Trumansburg Connection: Outdoor recreation abounds in T-burg


Winter is upon us. For some, like myself, it is a time of rest and reflection, to spend time playing family games, cook soul-warming food, catch up on that reading, and binge watch missed shows. To me, it is summertime that is synonymous with outdoor recreation, but for those who would rather be outside than hunker down for the long winter sleep, there are plenty of outdoor recreation opportunities to be had in the Trumansburg area. Perhaps the most obvious choices for fun outside are hiking, skiing, and snowshoeing, and this is your guide to nothing but the best the Trumansburg area has to offer.

There are paths and trails galore suitable for hiking including the Finger Lakes National Forest just outside of Trumansburg in the Burdett and Hector areas. The Forest, which is New York’s only public, federally managed land, is over 16,000 acres, or over 30 miles. This is also a great place for animal watching, including a seemingly endless amount of birds, beavers, bobcats, foxes, and more. The ranger station is located on Rt. 414 in Hector.

The Black Diamond Trail is an old passenger rail line of the Lehigh Valley Railroad called the Black Diamond Express, which ran from New York City to Buffalo between the late 1800s and the middle of the 20th century. The current trail was completed in 2016, is approximately 9 miles long, and connects Ithaca at Cass Park and the South Rim Trailhead at Taughannock Falls on Jacksonville Road. Many enjoy walking from Trumansburg to Ithaca, enjoying scenery such as plant and animal life including woods and farmland and animals, and then riding the T-Cat back to Trumansburg.

Hiking the Taugahnnock Falls trails is always a treat at any time of year, but in the winter it comes with some warnings. According to the Taughannock Falls website, “The stair sections on the rim trails at Taughannock Falls State Park are closed for the season. The South Rim Trail is closed from the Gorge Road parking area (top) to the Gorge Trail parking lot (bottom) and the North Rim trail stairs are closed with an alternate route posted to hike around the stairs on the North side. The viewing platform at the Taughannock Falls Overlook is also closed. Please obey all signs and stay off closed trails, these trails will re-open when weather and conditions permit.” However, you can still enjoy the main Gorge Trail, and join in on the First Hike, which takes place on Jan. 1 at 1 p.m.

What better way to tap into that childlike joy and nostalgia like sledding, and Rice Hill is the place to go! The long hill is located on Rice Road, which is situated to the north side of the park. It is maintained by park staff, and in addition to sledding, the area also has two skating ponds - one for family skating and one for hockey, and a warming shed with a fire. There are also some multi-use trails for hiking, skiing, and snowshoeing.

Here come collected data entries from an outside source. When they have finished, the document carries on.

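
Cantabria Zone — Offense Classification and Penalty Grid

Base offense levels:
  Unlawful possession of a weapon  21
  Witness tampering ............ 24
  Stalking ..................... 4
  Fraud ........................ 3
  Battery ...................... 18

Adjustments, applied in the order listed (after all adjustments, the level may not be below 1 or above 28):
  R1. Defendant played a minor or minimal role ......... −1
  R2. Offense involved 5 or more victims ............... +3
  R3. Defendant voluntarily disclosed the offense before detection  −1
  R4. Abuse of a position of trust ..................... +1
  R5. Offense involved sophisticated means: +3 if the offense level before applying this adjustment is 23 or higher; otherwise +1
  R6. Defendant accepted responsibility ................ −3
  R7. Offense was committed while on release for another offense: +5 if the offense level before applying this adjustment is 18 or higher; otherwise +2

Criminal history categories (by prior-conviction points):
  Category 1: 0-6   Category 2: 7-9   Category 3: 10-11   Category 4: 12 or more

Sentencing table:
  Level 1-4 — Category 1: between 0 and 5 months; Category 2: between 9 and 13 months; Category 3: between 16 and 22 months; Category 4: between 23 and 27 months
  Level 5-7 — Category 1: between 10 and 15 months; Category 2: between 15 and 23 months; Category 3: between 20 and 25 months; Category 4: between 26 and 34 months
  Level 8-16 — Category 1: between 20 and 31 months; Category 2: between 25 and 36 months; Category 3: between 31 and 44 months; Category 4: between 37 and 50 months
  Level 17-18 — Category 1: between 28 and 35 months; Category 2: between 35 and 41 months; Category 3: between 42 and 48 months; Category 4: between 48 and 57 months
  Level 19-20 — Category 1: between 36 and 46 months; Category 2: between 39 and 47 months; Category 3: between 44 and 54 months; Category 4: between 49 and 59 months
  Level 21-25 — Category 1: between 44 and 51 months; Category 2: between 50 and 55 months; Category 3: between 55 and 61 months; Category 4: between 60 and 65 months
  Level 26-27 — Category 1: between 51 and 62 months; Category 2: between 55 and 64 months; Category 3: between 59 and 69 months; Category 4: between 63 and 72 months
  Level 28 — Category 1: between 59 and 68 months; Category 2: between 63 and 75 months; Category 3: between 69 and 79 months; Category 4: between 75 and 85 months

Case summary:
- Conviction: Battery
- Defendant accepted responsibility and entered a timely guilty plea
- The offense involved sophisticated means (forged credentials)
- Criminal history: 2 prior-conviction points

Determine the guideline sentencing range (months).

20-31 months

Base offense level for battery: 18.
R3 does not apply.
R5 applies (level before this adjustment is 18 < 23, so +1): 18 + 1 = 19.
R6 applies: 19 − 3 = 16.
Final offense level: 16.
Criminal history: 2 prior points → Category 1 (0-6).
Level 16 falls in the 8-16 band.
Grid: Level 8-16 × Category 1 = 20-31 months.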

For those who are interested in trying out skiing, but don’t want to purchase the equipment should check out the Podunk Cross Country Ski Center in Covert, which is north of Trumansburg. Half-day rentals run around $13 and full day rentals run around $24. They are open Tuesday through Sunday, mid-morning to mid-afternoon.

Cayuga Nature Center, located between Ithaca and Trumansburg is a great place to interact with nature, especially animals. Every Saturday around noon they hold the Animal Encounters: Feeding Series, where animal lovers can interact and pick the brains of the knowledgeable staff. In the past CNC has also held winter night hikes. At this time there are no hikes planned, but winter is only just beginning.

Originally gifted to the Village of Trumansburg in 1909, Smith Woods is located at the south entrance of the Village on Rt. 96 and is also maintained by Cayuga Nature Center/Paleontological Research Institute. Although the woods are fenced, there are gated entrances on the southwest corner at Falls and Cemetery Roads, and at the northeast corner near the ShurSave driveway. The 32-acre woods is free and open to the public during the daylight hours and is a wonderful place to take in a different kind of natural scenery that only an old-growth forest can provide. Visitors are asked to stay on the trails in this 32-acre forest and be generally respectful of the woods and other visitors.